A strange corollary of this is the insipid, entrenched idea that somehow, we are incapable of handling volatility, and that we should be protected from it. The irony is that these acts of protection leave us in a weakened state. We leave ourselves open to the financial instability that we are trying to avoid.
One financial company recently “upgraded” their risk assessment tool. Examples of the questionnaire, which are actually statements of self-evaluation, are as follows:
I understand investment concepts easily.
Well, we know from the research that many, women in particular, consistently underestimate their knowledge and ability as investors and men consistently over-estimate theirs. We also know that confidence is not correlated with reality. So what is this really measuring? Arrogance? Ego?
I feel at ease with regard to investing in the stock market.
Can any intelligent investor honestly support that statement? I am a seasoned financial advisor who has worked in the capital markets in both the US and Canada for the last two decades and even I can’t say I’m at ease. I don’t think ease is what we are looking for. You have to be ignorant to be at ease.
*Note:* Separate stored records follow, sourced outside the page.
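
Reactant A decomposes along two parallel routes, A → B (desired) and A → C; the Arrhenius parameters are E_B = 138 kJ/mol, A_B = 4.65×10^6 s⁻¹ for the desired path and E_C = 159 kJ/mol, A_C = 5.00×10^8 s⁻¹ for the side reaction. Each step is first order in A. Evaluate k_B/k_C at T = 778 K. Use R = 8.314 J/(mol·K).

With equal orders, S_{B/C} = k_B/k_C = (A_B/A_C)·exp[(E_C−E_B)/(RT)].
(E_C−E_B)/(RT) = (159−138)×10³/(8.314×778) = 21000/6468 = 3.247.
k_B/k_C = (4.65×10^6/5.00×10^8)·exp(3.247) = 0.009300 × 25.70 = 0.239.
Since E_B < E_C, lowering the temperature improves selectivity toward B.

0.239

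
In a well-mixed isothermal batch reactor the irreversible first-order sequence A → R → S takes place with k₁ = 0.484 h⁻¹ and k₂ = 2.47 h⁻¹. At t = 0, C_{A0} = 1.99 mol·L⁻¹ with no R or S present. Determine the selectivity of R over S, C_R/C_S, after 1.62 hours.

The intermediate concentration in a first-order A→B→C sequence is C_R = k₁C_{A0}(e^(−k₁t) − e^(−k₂t))/(k₂−k₁).
e^(−k₁t) = e^(−0.484×1.62) = e^(−0.7841) = 0.4565; e^(−k₂t) = e^(−4.001) = 0.01829.
C_R = 0.484×1.99/(2.47−0.484) × (0.4565−0.01829) = 0.4850×0.4382 = 0.2125 mol·L⁻¹.
C_A = C_{A0}e^(−k₁t) = 0.9085 mol·L⁻¹, so C_S = C_{A0}−C_A−C_R = 0.8689 mol·L⁻¹; C_R/C_S = 0.245.

0.245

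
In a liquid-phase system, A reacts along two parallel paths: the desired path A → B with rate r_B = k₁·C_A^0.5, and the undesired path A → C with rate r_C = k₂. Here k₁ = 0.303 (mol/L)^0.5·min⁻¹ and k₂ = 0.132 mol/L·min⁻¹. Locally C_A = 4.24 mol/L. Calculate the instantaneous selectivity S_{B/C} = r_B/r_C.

S_{B/C} = r_B/r_C = (k₁·C_A^0.5)/(k₂) = (k₁/k₂)·C_A^0.5.
= (0.303×4.240^0.5) / (0.132) = 0.6239/0.1320 = 4.73.
Since the desired path is higher order in A, keeping C_A high (PFR or concentrated feed) favours B.

4.73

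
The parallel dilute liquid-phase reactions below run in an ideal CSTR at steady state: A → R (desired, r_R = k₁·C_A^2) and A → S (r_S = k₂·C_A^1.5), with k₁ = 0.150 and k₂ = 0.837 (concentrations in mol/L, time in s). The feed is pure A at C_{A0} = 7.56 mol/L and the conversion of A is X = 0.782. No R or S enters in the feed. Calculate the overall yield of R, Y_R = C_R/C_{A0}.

0.146

Exit C_A = C_{A0}(1−X) = 7.56×0.218 = 1.648 mol/L.
In a CSTR the entire volume is at exit conditions, so r_R = 0.150×1.648^2 = 0.4074 and r_S = 0.837×1.648^1.5 = 1.771.
Fraction of consumed A going to R: r_R/(r_R+r_S) = 0.1870.
C_R = 0.1870·C_{A0}·X = 0.1870×7.56×0.782 = 1.11 mol/L; Y_R = C_R/C_{A0} = 0.146.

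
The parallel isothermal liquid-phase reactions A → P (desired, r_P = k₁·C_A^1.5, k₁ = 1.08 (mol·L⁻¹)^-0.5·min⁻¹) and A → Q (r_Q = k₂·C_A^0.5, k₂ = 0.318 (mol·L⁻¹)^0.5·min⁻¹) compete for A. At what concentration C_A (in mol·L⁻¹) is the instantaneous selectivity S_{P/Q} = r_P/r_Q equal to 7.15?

2.11 mol·L⁻¹

S_{P/Q} = (k₁/k₂)·C_A ⇒ C_A = S·k₂/k₁.
= 7.15×0.318/1.08 = 2.11 mol·L⁻¹.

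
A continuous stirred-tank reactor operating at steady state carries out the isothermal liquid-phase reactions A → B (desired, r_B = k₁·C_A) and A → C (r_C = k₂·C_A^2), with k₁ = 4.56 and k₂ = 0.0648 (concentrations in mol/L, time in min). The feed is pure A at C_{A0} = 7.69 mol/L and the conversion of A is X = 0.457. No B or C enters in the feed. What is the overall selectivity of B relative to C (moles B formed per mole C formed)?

16.9

Exit C_A = C_{A0}(1−X) = 7.69×0.543 = 4.176 mol/L.
In a CSTR the entire volume is at exit conditions, so r_B = 4.56×4.176 = 19.04 and r_C = 0.0648×4.176^2 = 1.130.
Overall selectivity = C_B/C_C = r_Bτ/(r_Cτ) = r_B/r_C = 16.9.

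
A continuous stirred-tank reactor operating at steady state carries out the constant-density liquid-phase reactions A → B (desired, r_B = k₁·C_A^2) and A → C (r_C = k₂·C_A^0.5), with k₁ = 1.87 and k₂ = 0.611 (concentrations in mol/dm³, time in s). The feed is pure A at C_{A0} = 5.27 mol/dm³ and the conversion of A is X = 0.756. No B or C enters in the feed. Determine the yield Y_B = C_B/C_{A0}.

Exit C_A = C_{A0}(1−X) = 5.27×0.244 = 1.286 mol/dm³.
Rates in a CSTR are evaluated at the outlet concentration: r_B = 1.87×1.286^2 = 3.092, r_C = 0.611×1.286^0.5 = 0.6929.
Fraction of consumed A going to B: r_B/(r_B+r_C) = 0.8169.
C_B = 0.8169·C_{A0}·X = 0.8169×5.27×0.756 = 3.25 mol/dm³; Y_B = C_B/C_{A0} = 0.618.

0.618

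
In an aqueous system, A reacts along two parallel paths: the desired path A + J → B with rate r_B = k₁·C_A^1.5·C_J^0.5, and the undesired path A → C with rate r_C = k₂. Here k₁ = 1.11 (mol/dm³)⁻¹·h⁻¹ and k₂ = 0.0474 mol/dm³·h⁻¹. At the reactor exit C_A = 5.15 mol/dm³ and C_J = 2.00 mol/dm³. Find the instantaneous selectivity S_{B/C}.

387

S_{B/C} = r_B/r_C = (k₁·C_A^1.5·C_J^0.5)/(k₂) = (k₁/k₂)·C_A^1.5·C_J^0.5.
= (1.11×5.150^1.5×2.000^0.5) / (0.0474) = 18.35/0.04740 = 387.
Since the desired path is higher order in A, keeping C_A high (PFR or concentrated feed) favours B.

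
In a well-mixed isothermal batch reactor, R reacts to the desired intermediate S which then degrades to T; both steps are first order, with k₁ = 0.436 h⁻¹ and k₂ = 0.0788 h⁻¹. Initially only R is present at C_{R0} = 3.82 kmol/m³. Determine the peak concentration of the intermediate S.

For a first-order series the maximum intermediate yield is C_{S,max}/C_{R0} = (k₁/k₂)^[k₂/(k₂−k₁)].
= (0.436/0.0788)^(0.0788/(0.0788−0.436)) = (5.533)^(-0.2206) = 0.6856.
C_{S,max} = 0.6856×3.82 = 2.62 kmol/m³.

2.62 kmol/m³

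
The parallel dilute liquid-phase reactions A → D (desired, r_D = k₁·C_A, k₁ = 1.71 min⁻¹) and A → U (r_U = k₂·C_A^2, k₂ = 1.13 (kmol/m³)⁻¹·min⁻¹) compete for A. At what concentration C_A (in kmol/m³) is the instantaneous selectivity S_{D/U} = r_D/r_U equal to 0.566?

S_{D/U} = (k₁/k₂)·C_A⁻¹ ⇒ C_A = (S·k₂/k₁)^(-1).
= (0.566×1.13/1.71)^(-1) = (0.3740)^(-1) = 2.67 kmol/m³.

2.67 kmol/m³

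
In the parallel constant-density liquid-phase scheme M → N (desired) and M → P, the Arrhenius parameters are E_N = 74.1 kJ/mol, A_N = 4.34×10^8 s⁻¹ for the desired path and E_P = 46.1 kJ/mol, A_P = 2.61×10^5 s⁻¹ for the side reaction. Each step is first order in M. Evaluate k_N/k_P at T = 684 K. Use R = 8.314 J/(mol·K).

Since both paths have the same order in M, the concentration cancels and S_{N/P} = k_N/k_P = (A_N/A_P)·exp[(E_P−E_N)/(RT)].
(E_P−E_N)/(RT) = (46.1−74.1)×10³/(8.314×684) = -28000/5687 = -4.924.
k_N/k_P = (4.34×10^8/2.61×10^5)·exp(-4.924) = 1663 × 0.007272 = 12.1.

12.1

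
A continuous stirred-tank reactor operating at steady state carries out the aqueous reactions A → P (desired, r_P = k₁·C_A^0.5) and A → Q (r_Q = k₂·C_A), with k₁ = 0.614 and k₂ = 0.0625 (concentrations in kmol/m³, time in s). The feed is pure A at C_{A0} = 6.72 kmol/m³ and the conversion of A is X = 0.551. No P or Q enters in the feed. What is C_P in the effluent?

3.15 kmol/m³

Exit C_A = C_{A0}(1−X) = 6.72×0.449 = 3.017 kmol/m³.
In a CSTR the entire volume is at exit conditions, so r_P = 0.614×3.017^0.5 = 1.067 and r_Q = 0.0625×3.017 = 0.1886.
Fraction of consumed A going to P: r_P/(r_P+r_Q) = 0.8498.
C_P = 0.8498·C_{A0}·X = 0.8498×6.72×0.551 = 3.15 kmol/m³.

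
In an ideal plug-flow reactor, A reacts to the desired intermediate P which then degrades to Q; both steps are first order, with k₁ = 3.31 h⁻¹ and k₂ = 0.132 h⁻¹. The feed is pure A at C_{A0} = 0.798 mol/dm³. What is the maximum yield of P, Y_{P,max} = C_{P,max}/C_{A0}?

0.875

For a first-order series the maximum intermediate yield is C_{P,max}/C_{A0} = (k₁/k₂)^[k₂/(k₂−k₁)].
= (3.31/0.132)^(0.132/(0.132−3.31)) = (25.08)^(-0.04154) = 0.8747.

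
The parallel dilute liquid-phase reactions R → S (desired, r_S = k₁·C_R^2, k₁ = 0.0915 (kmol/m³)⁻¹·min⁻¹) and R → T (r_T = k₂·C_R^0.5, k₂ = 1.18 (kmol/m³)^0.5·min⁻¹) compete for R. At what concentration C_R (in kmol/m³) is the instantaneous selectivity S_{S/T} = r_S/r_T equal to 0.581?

S_{S/T} = (k₁/k₂)·C_R^1.5 ⇒ C_R = (S·k₂/k₁)^(1/1.5).
= (0.581×1.18/0.0915)^(0.6667) = (7.493)^(0.6667) = 3.83 kmol/m³.

3.83 kmol/m³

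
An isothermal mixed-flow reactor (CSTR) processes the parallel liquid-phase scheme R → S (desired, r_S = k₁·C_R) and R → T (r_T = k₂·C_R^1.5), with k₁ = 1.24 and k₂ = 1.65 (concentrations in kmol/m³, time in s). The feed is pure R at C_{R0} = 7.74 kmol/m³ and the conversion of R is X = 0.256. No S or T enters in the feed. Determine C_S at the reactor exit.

0.473 kmol/m³

Exit C_R = C_{R0}(1−X) = 7.74×0.744 = 5.759 kmol/m³.
In a CSTR the entire volume is at exit conditions, so r_S = 1.24×5.759 = 7.141 and r_T = 1.65×5.759^1.5 = 22.80.
Fraction of consumed R going to S: r_S/(r_S+r_T) = 0.2385.
C_S = 0.2385·C_{R0}·X = 0.2385×7.74×0.256 = 0.473 kmol/m³.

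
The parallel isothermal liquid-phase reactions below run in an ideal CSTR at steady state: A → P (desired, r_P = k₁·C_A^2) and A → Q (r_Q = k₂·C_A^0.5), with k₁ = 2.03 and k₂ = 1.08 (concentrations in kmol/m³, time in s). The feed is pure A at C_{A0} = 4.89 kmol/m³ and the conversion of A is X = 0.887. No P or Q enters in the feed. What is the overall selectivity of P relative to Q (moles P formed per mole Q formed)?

0.772

Exit C_A = C_{A0}(1−X) = 4.89×0.113 = 0.5526 kmol/m³.
Rates in a CSTR are evaluated at the outlet concentration: r_P = 2.03×0.5526^2 = 0.6198, r_Q = 1.08×0.5526^0.5 = 0.8028.
Overall selectivity = C_P/C_Q = r_Pτ/(r_Qτ) = r_P/r_Q = 0.772.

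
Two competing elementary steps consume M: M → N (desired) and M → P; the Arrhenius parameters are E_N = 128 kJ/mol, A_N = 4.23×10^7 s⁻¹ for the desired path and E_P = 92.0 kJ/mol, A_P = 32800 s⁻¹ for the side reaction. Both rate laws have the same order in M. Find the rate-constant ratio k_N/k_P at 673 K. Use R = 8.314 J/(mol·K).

2.07

With equal orders, S_{N/P} = k_N/k_P = (A_N/A_P)·exp[(E_P−E_N)/(RT)].
(E_P−E_N)/(RT) = (92.0−128)×10³/(8.314×673) = -36000/5595 = -6.434.
k_N/k_P = (4.23×10^7/32800)·exp(-6.434) = 1290 × 0.001606 = 2.07.
Since E_N > E_P, raising the temperature improves selectivity toward N.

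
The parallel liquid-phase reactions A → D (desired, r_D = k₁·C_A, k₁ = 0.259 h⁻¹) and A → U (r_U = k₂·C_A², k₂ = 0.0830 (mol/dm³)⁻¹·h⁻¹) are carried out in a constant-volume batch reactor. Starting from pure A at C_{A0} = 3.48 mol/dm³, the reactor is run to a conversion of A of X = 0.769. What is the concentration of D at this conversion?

C_A = C_{A0}(1−X) = 0.8039 mol/dm³.
Along a PFR/batch, dC_D/dC_A = −r_D/(r_D+r_U) = −k₁/(k₁+k₂·C_A).
Integrating from C_{A0} to C_A: C_D = (0.259/0.0830)·ln[(0.259+0.0830·3.48)/(0.259+0.0830·0.804)] = 3.120·ln(0.5478/0.3257) = 1.622 mol/dm³.

1.62 mol/dm³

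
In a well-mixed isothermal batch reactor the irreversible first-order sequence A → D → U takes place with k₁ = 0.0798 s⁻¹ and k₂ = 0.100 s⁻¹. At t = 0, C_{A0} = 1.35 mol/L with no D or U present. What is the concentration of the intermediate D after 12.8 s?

0.438 mol/L

The intermediate concentration in a first-order A→B→C sequence is C_D = k₁C_{A0}(e^(−k₁t) − e^(−k₂t))/(k₂−k₁).
e^(−k₁t) = e^(−0.0798×12.8) = e^(−1.021) = 0.3601; e^(−k₂t) = e^(−1.280) = 0.2780.
C_D = 0.0798×1.35/(0.100−0.0798) × (0.3601−0.2780) = 5.333×0.08204 = 0.4375 mol/L.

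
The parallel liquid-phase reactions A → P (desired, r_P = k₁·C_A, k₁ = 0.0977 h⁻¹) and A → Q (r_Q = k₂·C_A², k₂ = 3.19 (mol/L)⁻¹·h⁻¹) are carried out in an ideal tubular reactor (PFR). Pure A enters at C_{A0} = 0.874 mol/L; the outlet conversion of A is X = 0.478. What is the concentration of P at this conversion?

0.0190 mol/L

C_A = C_{A0}(1−X) = 0.4562 mol/L.
Along a PFR/batch, dC_P/dC_A = −r_P/(r_P+r_Q) = −k₁/(k₁+k₂·C_A).
Integrating from C_{A0} to C_A: C_P = (0.0977/3.19)·ln[(0.0977+3.19·0.874)/(0.0977+3.19·0.456)] = 0.03063·ln(2.886/1.553) = 0.01898 mol/L.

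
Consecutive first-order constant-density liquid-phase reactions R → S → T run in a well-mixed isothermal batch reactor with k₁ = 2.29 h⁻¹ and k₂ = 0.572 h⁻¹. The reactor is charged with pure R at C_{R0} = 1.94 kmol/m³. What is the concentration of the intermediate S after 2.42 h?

For first-order series with pure R initially, C_S(t) = k₁C_{R0}/(k₂−k₁)·(e^(−k₁t) − e^(−k₂t)).
e^(−k₁t) = e^(−2.29×2.42) = e^(−5.542) = 0.003919; e^(−k₂t) = e^(−1.384) = 0.2505.
C_S = 2.29×1.94/(0.572−2.29) × (0.003919−0.2505) = (-2.586)×(-0.2466) = 0.6377 kmol/m³.

0.638 kmol/m³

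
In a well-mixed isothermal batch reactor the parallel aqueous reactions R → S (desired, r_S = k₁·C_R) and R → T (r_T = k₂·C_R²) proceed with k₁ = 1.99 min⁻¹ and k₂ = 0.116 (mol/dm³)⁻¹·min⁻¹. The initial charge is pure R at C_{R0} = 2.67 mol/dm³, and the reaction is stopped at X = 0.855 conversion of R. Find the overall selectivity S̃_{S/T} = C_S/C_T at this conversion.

11.4

C_R = C_{R0}(1−X) = 0.3872 mol/dm³.
Along a PFR/batch, dC_S/dC_R = −r_S/(r_S+r_T) = −k₁/(k₁+k₂·C_R).
Integrating from C_{R0} to C_R: C_S = (1.99/0.116)·ln[(1.99+0.116·2.67)/(1.99+0.116·0.387)] = 17.16·ln(2.300/2.035) = 2.099 mol/dm³.
C_T = (C_{R0}−C_R)−C_S = 0.1842 mol/dm³; S̃_{S/T} = 2.099/0.1842 = 11.4.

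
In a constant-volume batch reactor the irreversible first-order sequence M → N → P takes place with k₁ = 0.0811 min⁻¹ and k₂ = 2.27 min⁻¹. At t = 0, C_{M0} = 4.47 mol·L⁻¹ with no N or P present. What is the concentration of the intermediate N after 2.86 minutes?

For first-order series with pure M initially, C_N(t) = k₁C_{M0}/(k₂−k₁)·(e^(−k₁t) − e^(−k₂t)).
e^(−k₁t) = e^(−0.0811×2.86) = e^(−0.2319) = 0.7930; e^(−k₂t) = e^(−6.492) = 0.001515.
C_N = 0.0811×4.47/(2.27−0.0811) × (0.7930−0.001515) = 0.1656×0.7915 = 0.1311 mol·L⁻¹.

0.131 mol·L⁻¹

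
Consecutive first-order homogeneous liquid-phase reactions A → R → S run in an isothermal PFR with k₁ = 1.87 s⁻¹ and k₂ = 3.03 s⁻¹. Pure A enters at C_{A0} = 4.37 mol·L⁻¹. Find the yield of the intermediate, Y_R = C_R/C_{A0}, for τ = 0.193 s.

0.225

The intermediate concentration in a first-order A→B→C sequence is C_R = k₁C_{A0}(e^(−k₁τ) − e^(−k₂τ))/(k₂−k₁).
e^(−k₁τ) = e^(−1.87×0.193) = e^(−0.3609) = 0.6970; e^(−k₂τ) = e^(−0.5848) = 0.5572.
C_R = 1.87×4.37/(3.03−1.87) × (0.6970−0.5572) = 7.045×0.1398 = 0.9850 mol·L⁻¹.
Y_R = C_R/C_{A0} = 0.9850/4.37 = 0.225.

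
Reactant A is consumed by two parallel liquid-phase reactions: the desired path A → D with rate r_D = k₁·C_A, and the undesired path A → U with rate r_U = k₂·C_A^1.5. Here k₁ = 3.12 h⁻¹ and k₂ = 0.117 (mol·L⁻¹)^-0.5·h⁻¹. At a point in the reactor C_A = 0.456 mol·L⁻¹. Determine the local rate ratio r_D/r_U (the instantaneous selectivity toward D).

S_{D/U} = r_D/r_U = (k₁·C_A)/(k₂·C_A^1.5) = (k₁/k₂)·C_A^-0.5.
= (3.12×0.4560) / (0.117×0.4560^1.5) = 1.423/0.03603 = 39.5.

39.5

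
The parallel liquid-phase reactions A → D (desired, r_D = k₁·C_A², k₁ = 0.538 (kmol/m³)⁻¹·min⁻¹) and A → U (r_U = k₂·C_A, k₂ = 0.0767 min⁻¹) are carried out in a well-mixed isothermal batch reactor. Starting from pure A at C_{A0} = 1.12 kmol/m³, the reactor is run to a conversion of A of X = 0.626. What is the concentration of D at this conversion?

C_A = C_{A0}(1−X) = 0.4189 kmol/m³.
Along a PFR/batch, dC_U/dC_A = −r_U/(r_D+r_U) = −k₂/(k₂+k₁·C_A).
Integrating from C_{A0} to C_A: C_U = (0.0767/0.538)·ln[(0.0767+0.538·1.12)/(0.0767+0.538·0.419)] = 0.1426·ln(0.6793/0.3021) = 0.1155 kmol/m³.
Then C_D = (C_{A0}−C_A) − C_U = 0.7011 − 0.1155 = 0.5856 kmol/m³.

0.586 kmol/m³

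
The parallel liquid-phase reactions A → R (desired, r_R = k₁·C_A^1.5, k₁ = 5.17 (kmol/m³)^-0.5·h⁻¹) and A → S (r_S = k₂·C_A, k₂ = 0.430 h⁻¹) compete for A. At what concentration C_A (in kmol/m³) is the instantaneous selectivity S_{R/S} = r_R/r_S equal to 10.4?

0.748 kmol/m³

S_{R/S} = (k₁/k₂)·C_A^0.5 ⇒ C_A = (S·k₂/k₁)^(2).
= (10.4×0.430/5.17)^(2) = (0.8650)^(2) = 0.748 kmol/m³.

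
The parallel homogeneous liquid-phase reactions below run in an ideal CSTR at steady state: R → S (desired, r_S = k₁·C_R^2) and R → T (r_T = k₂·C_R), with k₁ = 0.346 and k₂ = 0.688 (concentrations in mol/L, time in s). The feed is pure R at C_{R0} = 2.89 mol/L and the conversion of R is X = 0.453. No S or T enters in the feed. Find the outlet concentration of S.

0.580 mol/L

Exit C_R = C_{R0}(1−X) = 2.89×0.547 = 1.581 mol/L.
A CSTR operates uniformly at the exit composition, giving r_S = 0.8647 and r_T = 1.088 (each k·C_R^n at C_R = 1.581).
Fraction of consumed R going to S: r_S/(r_S+r_T) = 0.4429.
C_S = 0.4429·C_{R0}·X = 0.4429×2.89×0.453 = 0.580 mol/L.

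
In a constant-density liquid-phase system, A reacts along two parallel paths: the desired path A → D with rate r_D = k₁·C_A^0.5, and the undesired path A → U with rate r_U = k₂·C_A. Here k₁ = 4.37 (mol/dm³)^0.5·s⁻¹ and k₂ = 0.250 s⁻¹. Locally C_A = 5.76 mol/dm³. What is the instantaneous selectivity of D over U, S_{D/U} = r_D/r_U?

S_{D/U} = r_D/r_U = (k₁·C_A^0.5)/(k₂·C_A) = (k₁/k₂)·C_A^-0.5.
= (4.37×5.760^0.5) / (0.250×5.760) = 10.49/1.440 = 7.28.

7.28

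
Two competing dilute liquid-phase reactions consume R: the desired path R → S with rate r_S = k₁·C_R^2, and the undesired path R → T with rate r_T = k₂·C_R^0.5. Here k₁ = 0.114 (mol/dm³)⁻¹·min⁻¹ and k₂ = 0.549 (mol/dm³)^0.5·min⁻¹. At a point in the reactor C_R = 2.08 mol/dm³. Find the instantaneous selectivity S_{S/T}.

0.623

S_{S/T} = r_S/r_T = (k₁·C_R^2)/(k₂·C_R^0.5) = (k₁/k₂)·C_R^1.5.
= (0.114×2.080^2) / (0.549×2.080^0.5) = 0.4932/0.7918 = 0.623.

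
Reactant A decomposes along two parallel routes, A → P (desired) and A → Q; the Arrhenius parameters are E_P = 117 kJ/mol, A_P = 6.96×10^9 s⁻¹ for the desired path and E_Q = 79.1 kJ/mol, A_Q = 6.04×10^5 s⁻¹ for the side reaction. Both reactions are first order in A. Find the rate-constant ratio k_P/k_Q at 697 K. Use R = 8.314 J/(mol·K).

k_P/k_Q = (A_P/A_Q)·exp[−(E_P−E_Q)/(RT)] = (A_P/A_Q)·exp[(E_Q−E_P)/(RT)].
(E_Q−E_P)/(RT) = (79.1−117)×10³/(8.314×697) = -37900/5795 = -6.540.
k_P/k_Q = (6.96×10^9/6.04×10^5)·exp(-6.540) = 11523 × 0.001444 = 16.6.
Since E_P > E_Q, raising the temperature improves selectivity toward P.

16.6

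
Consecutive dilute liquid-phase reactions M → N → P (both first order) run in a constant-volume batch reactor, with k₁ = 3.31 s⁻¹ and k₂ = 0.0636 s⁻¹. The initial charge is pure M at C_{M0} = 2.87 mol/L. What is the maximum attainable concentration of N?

2.66 mol/L

At the optimum, C_{N,max}/C_{M0} = (k₁/k₂)^[k₂/(k₂−k₁)].
= (3.31/0.0636)^(0.0636/(0.0636−3.31)) = (52.04)^(-0.01959) = 0.9255.
C_{N,max} = 0.9255×2.87 = 2.66 mol/L.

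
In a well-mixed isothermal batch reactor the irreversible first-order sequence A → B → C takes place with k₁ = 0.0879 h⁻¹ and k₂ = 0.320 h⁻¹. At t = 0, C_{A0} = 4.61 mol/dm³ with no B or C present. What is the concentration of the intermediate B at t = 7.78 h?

The intermediate concentration in a first-order A→B→C sequence is C_B = k₁C_{A0}(e^(−k₁t) − e^(−k₂t))/(k₂−k₁).
e^(−k₁t) = e^(−0.0879×7.78) = e^(−0.6839) = 0.5047; e^(−k₂t) = e^(−2.490) = 0.08294.
C_B = 0.0879×4.61/(0.320−0.0879) × (0.5047−0.08294) = 1.746×0.4217 = 0.7363 mol/dm³.

0.736 mol/dm³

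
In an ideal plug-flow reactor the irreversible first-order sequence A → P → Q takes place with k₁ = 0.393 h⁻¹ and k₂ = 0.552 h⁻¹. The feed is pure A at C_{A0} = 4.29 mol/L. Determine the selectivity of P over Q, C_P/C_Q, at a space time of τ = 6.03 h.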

Or how about this one? I am comfortable assuming large investment risk to earn large returns. What kind of idiot is “comfortable” with assuming large risks?
This means that if I have a degree of self-awareness, or am particularly sensitive to feelings, I am going to score as a risk-averse investor. And we know that people who have more physiological sensitivity to their emotional states and are better able to articulate their feelings will answer these questions conservatively. This risk tolerance questionnaire will yield legions of conservative investors and will play into the whole circus of sensitive people being perceived as intolerant of volatility and fearful, when truthfully, they are just wise and astute about their feelings.
This questionnaire is incredibly biased and I am frustrated with it.
We need to look at risk from a new perspective.
Financial firms should use language like “I can accept that higher amounts of volatility are associated with the probability of higher returns.” Or, “I am willing to experience some volatility in my portfolio to achieve long term objectives.” Better yet, “I understand and accept that my portfolio will have short term variations in value to achieve long term results.”
We need to look at risk from a new perspective. We must be informed enough about our investment choices to evaluate the downside and upside of any given decision. And we must understand and be committed to establishing our long-term goals.
However, the concept that risk is bad is bogus. We practice risk-taking every day we leave our beds! We are capable and competent investors when we are approached in a manner that takes our wiring and language into account.
On the glorious day the world of finance adapts to a more wholistic way of thinking, we will no longer be seen as conservative for being wise and emotionally intelligent. And we will embrace that risk is not a four-letter word but the portal for wealth and a bigger life.